The word “waver” (diakrino) points us to James 1. We are to bring our requests to God in faith without wavering. James describes the one who wavers as like a wave of the sea, and as double minded and unstable. Faithful Abraham, by contrast, was assured that God could perform him promise even though both Abraham and Sarah were dead in terms of reproductive ability. Faith steadfastly relies on God. (Let us be thankful, though, that Jesus can work with faith the size of a grain of mustard seed and can help our unbelief.)
When Paul references God’s ability to give life to the dead and call into being the things that do not exist (4:17). He likely refers not only to Isaac’s conception and birth, but also to the time when Abraham received him back alive from the altar of sacrifice. Hebrews 11 describes the role of faith in both incidents. Sarah received the ability to conceive seed because she considered God to be faithful and relied on his promise. (Note: the beautiful reminder that Sarah’s faith was involved in the promise to Abraham.) God called into being that which did not exist. Abraham offered up Isaac, the son whom God had promised would make him a father of many nations, because he believed that God could raise Isaac from the dead. Faith steadfastly relies on God.
Romans 4:22 attributes Abraham’s justification to this steadfast reliance on God: “Wherefore (dio) it was counted to him for righteousness.” This is to teach us, Paul says, that all who similarly rely on God who raised the Lord Jesus from the dead can be justified, just like Abraham who relied on the fact that God could raise Isaac from the dead.
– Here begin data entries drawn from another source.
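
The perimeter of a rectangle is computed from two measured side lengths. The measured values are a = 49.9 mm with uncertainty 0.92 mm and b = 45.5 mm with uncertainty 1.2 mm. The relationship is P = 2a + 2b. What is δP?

3.02 mm

Sums and differences: (δP)² = Σ (cᵢ δxᵢ)².
  (2·δa)² = 3.39;  (2·δb)² = 5.76
δP = √(9.15) = 3.02 mm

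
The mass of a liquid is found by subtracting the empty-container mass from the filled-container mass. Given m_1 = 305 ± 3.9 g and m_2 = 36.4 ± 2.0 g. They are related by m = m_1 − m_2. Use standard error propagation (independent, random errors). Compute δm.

4.38 g

m is a linear combination, so absolute uncertainties add in quadrature:
  (δm_1)² = 15.2;  (δm_2)² = 4.00
δm = √(19.2) = 4.38 g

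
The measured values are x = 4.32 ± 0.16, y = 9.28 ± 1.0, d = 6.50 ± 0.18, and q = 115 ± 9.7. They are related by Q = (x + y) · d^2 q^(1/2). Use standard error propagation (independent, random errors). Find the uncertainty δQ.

Let u = x + y = 13.6. δu = √(δx² + δy²) = √(0.0256 + 1.00) = 1.01, so δu/u = 0.0745.
Q is then a monomial in u, d, q:
δQ/Q = √((δu/u)² + (2·δd/d)² + (½·δq/q)²) = √(0.00554 + 0.00307 + 0.00178) = 0.102
Q = 6160, so δQ = 0.102 × 6160 = 628.

628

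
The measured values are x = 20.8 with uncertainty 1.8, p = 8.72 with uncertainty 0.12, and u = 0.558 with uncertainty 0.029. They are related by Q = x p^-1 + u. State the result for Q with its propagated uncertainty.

Let w = x·p^-1 = 2.39. δw/w = √((1·δx/x)² + (-1·δp/p)²) = √(0.00749 + 0.000189) = 0.0876, so δw = 0.209.
Q = w + u: δQ = √(δw² + δu²) = √(0.0437 + 0.000841) = 0.211
Q = 2.94.

2.94 ± 0.211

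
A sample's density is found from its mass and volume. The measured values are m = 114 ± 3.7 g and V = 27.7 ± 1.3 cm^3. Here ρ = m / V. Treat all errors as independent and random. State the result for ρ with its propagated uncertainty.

4.12 ± 0.235 g/cm^3

Relative error in a monomial: (δρ/ρ)² = Σ (nᵢ · δxᵢ/xᵢ)².
  (1·δm/m)² = (1×0.0325)² = 0.00105;  (-1·δV/V)² = (-1×0.0469)² = 0.00220
δρ/ρ = √(0.00326) = 0.0571
ρ = 4.12 g/cm^3, so δρ = 0.0571 × 4.12 = 0.235 g/cm^3.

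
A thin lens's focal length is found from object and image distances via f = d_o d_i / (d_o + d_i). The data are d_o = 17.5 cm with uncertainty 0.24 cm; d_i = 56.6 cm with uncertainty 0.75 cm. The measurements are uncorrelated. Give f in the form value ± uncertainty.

13.4 ± 0.146 cm

∂f/∂d_o = (d_i/(d_o+d_i))² = 0.583;  ∂f/∂d_i = (d_o/(d_o+d_i))² = 0.0558
δf = √((∂f/∂d_o · δd_o)² + (∂f/∂d_i · δd_i)²) = √(0.0196 + 0.00175) = 0.146 cm
f = 13.4 cm.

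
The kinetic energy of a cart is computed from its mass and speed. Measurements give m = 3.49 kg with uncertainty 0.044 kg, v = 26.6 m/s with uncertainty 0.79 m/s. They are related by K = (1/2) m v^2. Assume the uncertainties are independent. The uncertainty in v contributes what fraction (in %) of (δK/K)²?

(δK/K)² = (1·δm/m)² + (2·δv/v)²
  m term: (1×0.0126)² = 0.000159
  v term: (2×0.0297)² = 0.00353
Total = 0.00369. Share from v = 0.00353/0.00369 = 0.957.

95.7%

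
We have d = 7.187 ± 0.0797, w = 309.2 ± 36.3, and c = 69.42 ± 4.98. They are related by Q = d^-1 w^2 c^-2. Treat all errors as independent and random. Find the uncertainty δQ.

For a monomial Q ∝ d^-1, w^2, c^-2, fractional errors add in quadrature:
  (-1·δd/d)² = (-1×0.0111)² = 0.000123;  (2·δw/w)² = (2×0.117)² = 0.0551;  (-2·δc/c)² = (-2×0.0717)² = 0.0206
δQ/Q = √(0.0758) = 0.275
Q = 2.760, so δQ = 0.275 × 2.760 = 0.760.

0.760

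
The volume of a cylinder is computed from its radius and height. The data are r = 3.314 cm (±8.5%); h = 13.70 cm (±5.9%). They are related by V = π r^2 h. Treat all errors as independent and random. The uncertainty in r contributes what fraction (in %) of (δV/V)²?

(δV/V)² = (2·δr/r)² + (1·δh/h)²
  r term: (2×0.0850)² = 0.0289
  h term: (1×0.0590)² = 0.00348
Total = 0.0324. Share from r = 0.0289/0.0324 = 0.892.

89.2%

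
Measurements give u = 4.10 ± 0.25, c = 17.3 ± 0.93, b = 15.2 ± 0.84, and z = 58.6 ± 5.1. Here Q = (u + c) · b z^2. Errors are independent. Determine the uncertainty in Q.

Let w = u + c = 21.4. δw = √(δu² + δc²) = √(0.0625 + 0.865) = 0.963, so δw/w = 0.0450.
Q is then a monomial in w, b, z:
δQ/Q = √((δw/w)² + (1·δb/b)² + (2·δz/z)²) = √(0.00203 + 0.00305 + 0.0303) = 0.188
Q = 1.12e+06, so δQ = 0.188 × 1.12e+06 = 2.1e+05.

2.1e+05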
Discussions of the nature of faith can quickly become contentious. Is faith purely passive? Or is active? How sharply should we distinguish between faith itself and the things that are done by faith? Is that even a helpful distinction? Without wading into a philosophical-psychological-theological morass we can observe a few things based on how the NT handles the story of Abraham. Romans says Abraham was justified by faith in God’s promise that he would become the father of many nations. Hebrews says he offered up his son “by faith” (pistei, dative case). James connects the dots. James says that Abraham’s faith was completed when he put Isaac on the altar and that this fulfilled the earlier statement (before Isaac was born) about Abraham’s faith being counted for righteousness. On this basis, James asserts that a person is justified by works. He does not mean that one can be justified by keeping Torah or by any supposed method of putting God in his debt. He is referring to the actions that complete one’s steadfast reliance on God.
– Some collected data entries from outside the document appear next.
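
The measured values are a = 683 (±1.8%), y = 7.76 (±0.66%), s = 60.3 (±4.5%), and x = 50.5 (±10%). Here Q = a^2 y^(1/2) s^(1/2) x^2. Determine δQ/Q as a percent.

Q is a product of powers, so relative uncertainties combine in quadrature:
  (2·δa/a)² = (2×0.0180)² = 0.00130;  (½·δy/y)² = (0.5×0.00660)² = 1.09e-05;  (½·δs/s)² = (0.5×0.0450)² = 0.000506;  (2·δx/x)² = (2×0.100)² = 0.0400
δQ/Q = √(0.0418) = 0.204

20.4%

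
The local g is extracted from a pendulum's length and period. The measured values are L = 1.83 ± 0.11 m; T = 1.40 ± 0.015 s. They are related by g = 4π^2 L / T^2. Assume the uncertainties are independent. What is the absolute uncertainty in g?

Products/powers → add relative errors in quadrature, weighted by exponent:
  (1·δL/L)² = (1×0.0601)² = 0.00361;  (-2·δT/T)² = (-2×0.0107)² = 0.000459
δg/g = √(0.00407) = 0.0638
g = 36.9 m/s^2, so δg = 0.0638 × 36.9 = 2.35 m/s^2.

2.35 m/s^2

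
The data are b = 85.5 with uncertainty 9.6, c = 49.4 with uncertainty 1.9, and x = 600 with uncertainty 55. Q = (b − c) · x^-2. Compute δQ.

Let u = b − c = 36.1. δu = √(δb² + δc²) = √(92.2 + 3.61) = 9.79, so δu/u = 0.271.
Q is then a monomial in u, x:
δQ/Q = √((δu/u)² + (-2·δx/x)²) = √(0.0735 + 0.0336) = 0.327
Q = 0.000100, so δQ = 0.327 × 0.000100 = 3.28e-05.

3.28e-05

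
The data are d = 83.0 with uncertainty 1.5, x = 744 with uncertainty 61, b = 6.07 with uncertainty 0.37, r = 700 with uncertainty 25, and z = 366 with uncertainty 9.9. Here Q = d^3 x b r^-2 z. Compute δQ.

Each factor contributes (exponent × relative error)² to (δQ/Q)²:
  (3·δd/d)² = (3×0.0181)² = 0.00294;  (1·δx/x)² = (1×0.0820)² = 0.00672;  (1·δb/b)² = (1×0.0610)² = 0.00372;  (-2·δr/r)² = (-2×0.0357)² = 0.00510;  (1·δz/z)² = (1×0.0270)² = 0.000732
δQ/Q = √(0.0192) = 0.139
Q = 1.93e+06, so δQ = 0.139 × 1.93e+06 = 2.67e+05.

2.67e+05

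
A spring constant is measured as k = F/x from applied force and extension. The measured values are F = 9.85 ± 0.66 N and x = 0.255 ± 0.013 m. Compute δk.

For a monomial k ∝ F, x^-1, fractional errors add in quadrature:
  (1·δF/F)² = (1×0.0670)² = 0.00449;  (-1·δx/x)² = (-1×0.0510)² = 0.00260
δk/k = √(0.00709) = 0.0842
k = 38.6 N/m, so δk = 0.0842 × 38.6 = 3.25 N/m.

3.25 N/m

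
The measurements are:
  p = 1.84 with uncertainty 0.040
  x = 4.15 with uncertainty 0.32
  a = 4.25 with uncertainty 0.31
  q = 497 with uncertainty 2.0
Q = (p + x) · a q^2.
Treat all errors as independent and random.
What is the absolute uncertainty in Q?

5.72e+05

Let u = p + x = 5.99. δu = √(δp² + δx²) = √(0.00160 + 0.102) = 0.322, so δu/u = 0.0538.
Q is then a monomial in u, a, q:
δQ/Q = √((δu/u)² + (1·δa/a)² + (2·δq/q)²) = √(0.00290 + 0.00532 + 6.48e-05) = 0.0910
Q = 6.29e+06, so δQ = 0.0910 × 6.29e+06 = 5.72e+05.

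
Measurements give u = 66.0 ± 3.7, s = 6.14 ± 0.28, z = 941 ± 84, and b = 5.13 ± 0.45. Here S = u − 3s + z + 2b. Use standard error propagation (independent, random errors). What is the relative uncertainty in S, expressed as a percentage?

8.42%

Each term contributes (cᵢ δxᵢ)² to (δS)²:
  (δu)² = 13.7;  (3·δs)² = 0.706;  (δz)² = 7060;  (2·δb)² = 0.810
δS = √(7070) = 84.1
S = 999, so δS/S = 84.1/999 = 0.0842.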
For some practical direction for our own faith, consider the words of Hebrews 10:32-39. This is the preface to the famous “Hall of Faith” in Hebrews 11. Paul calls them to remember the difficult days when they were first enlightened. They are to remember the suffering and hardship, the mockery of others, their fellowship with those who suffered, their willingness to lose their property because of their confidence in better things to come. They are to remember this and not throw away their confidence. They need endurance to continue this path, “that when you have done the will of God, you may receive what is promised.” The Lord is coming and the one who righteous from faith (justified by faith) will live. The one who “shrinks back” will not experience the pleasure of the Lord, but rather destruction. The readers are urged to remember their past and continue steadfastly in living out their identity as people of faith.
The choice before us is between shrinking back in fear or laziness and pressing on in faith running the race before us with steadfastness. Let us present our mustard seeds, and let us pray “Lord I believe, help my unbelief.”